# SGD with large step sizes learns sparse features

## Code
The exact code to reproduce all the reported experiments on simple networks is available in jupyter notebooks:
- `diag_nets.ipynb`: diagonal linear networks (also see `diag_nets_2d_loss_surface.ipynb` for loss surface visualizations).
- `fc_nets_1d_regression.ipynb`: two-layer ReLU networks on 1D regression problem.
- `fc_nets_two_layer.ipynb`: two-layer ReLU networks in a teacher-student setup (+ neuron movement visualization).
- `fc_nets_multi_layer.ipynb`: three-layer ReLU networks in a teacher-student setup.

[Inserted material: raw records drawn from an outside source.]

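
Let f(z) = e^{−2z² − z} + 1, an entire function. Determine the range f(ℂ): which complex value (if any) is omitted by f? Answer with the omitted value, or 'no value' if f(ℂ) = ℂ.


Little Picard bounds the complement of f(ℂ) to at most one point.
The exponent g(z) = −2z² − z is a nonconstant polynomial, hence surjective onto ℂ. So e^{g(z)} takes every value in {e^w : w ∈ ℂ} = ℂ ∖ {0}. Adding 1 shifts the range to ℂ ∖ {1}. f omits exactly 1.

Omitted value: 1.


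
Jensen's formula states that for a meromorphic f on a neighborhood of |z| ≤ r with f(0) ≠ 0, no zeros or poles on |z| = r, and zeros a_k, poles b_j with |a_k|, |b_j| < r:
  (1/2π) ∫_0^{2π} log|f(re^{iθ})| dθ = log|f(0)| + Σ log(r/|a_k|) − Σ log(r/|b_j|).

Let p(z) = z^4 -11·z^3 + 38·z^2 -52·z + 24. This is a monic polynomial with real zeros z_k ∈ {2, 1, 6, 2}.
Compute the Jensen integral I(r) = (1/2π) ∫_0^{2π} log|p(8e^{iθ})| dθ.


Zeros: 1, 2, 2, 6; r = 8.
Inside |z| < r: 1, 2, 2, 6. Outside (|z| ≥ r): ∅.
p(0) = 24, so log|p(0)| = log(24) = 3.1781.
Apply Jensen: I(r) = log|p(0)| + Σ_k log(r/|z_k|), summed over zeros inside |z| < r.
  log(r/|z_k|) for z_k = 2: log(8/2) = 1.3863
  log(r/|z_k|) for z_k = 1: log(8/1) = 2.0794
  log(r/|z_k|) for z_k = 6: log(8/6) = 0.2877
  log(r/|z_k|) for z_k = 2: log(8/2) = 1.3863
Sum over inside zeros: 5.1397.
I(r) = log|p(0)| + (inside sum) = 3.1781 + 5.1397 = 8.3178.
Closed form (all zeros inside, monic): I(r) = n·log(r) = 4·log(8) = 8.3178. ✓

I(r) ≈ 8.3178.


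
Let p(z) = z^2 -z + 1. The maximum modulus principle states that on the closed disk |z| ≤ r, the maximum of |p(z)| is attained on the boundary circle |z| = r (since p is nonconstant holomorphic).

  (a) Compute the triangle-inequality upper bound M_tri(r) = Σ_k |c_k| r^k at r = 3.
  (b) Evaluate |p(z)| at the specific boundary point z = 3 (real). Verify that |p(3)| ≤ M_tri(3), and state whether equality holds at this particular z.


Coefficients: c_0 = 1, c_1 = -1, c_2 = 1. Radius r = 3.
Part (a). Triangle bound: M_tri(r) = Σ_k |c_k| r^k
  = |1|·3^0 + |-1|·3^1 + |1|·3^2
  = 1 + 3 + 9 = 13.
This bounds M(r) := max_{|z|=r} |p(z)| from above; equality holds iff all terms c_k z^k can be made to align in phase at a single z on |z|=r.
Part (b). At z = 3 (real, on the circle |z| = r):
  p(3) = (1)·3^0 + (-1)·3^1 + (1)·3^2 = 7.
  |p(3)| = 7.
Check: |p(3)| = 7 ≤ 13 = M_tri(3). ✓ Equality does not hold at z = 3 (the coefficients have mixed signs, so the terms do not all align in phase there).

M_tri(3) = 13; |p(3)| = 7; equality at z=3: no.


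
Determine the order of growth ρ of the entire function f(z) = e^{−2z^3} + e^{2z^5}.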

For deep networks, see folder `deep_nets` where the dependencies are collected in `Dockerfile`. Typical training commands for a ResNet-18 on CIFAR-10 would look like this:
- Plain SGD without explicit regularization (loss stabilization is achieved via exponential warmup): 
    - with large step sizes: `python train.py --dataset=cifar10 --lr_init=0.75 --lr_schedule=piecewise_05epochs --warmup_exp=1.05 --model=resnet18_plain --model_width=64 --epochs=100 --batch_size=256 --momentum=0.0 --l2_reg=0.0 --no_data_augm --eval_iter_freq=200 --exp_name=no_explicit_reg`
    - with small step sizes: `python train.py --dataset=cifar10 --lr_init=0.01 --lr_schedule=constant --model=resnet18_plain --model_width=64 --epochs=100 --batch_size=256 --momentum=0.0 --l2_reg=0.0 --no_data_augm --eval_iter_freq=200 --exp_name=no_explicit_reg`
- SGD + momentum in the state-of-the-art setting with data augmentation and weight decay: 
    - with large step sizes: `python train.py --dataset=cifar10 --lr_init=0.05 --lr_schedule=piecewise_05epochs --model=resnet18_plain --model_width=64 --epochs=100 --batch_size=256 --momentum=0.9 --l2_reg=0.0005 --eval_iter_freq=200 --exp_name=sota_setting`
    - with small step sizes: `python train.py --dataset=cifar10 --lr_init=0.002 --lr_schedule=constant --model=resnet18_plain --model_width=64 --epochs=100 --batch_size=256 --momentum=0.9 --l2_reg=0.0005 --eval_iter_freq=200 --exp_name=sota_setting`

The runs with CIFAR-100 are analogous, just put `dataset=cifar100`. The step size schedule can be selected from [`constant`, `piecewise_01epochs`, `piecewise_03epochs`, `piecewise_05epochs`], see `utils_train.py` for more details.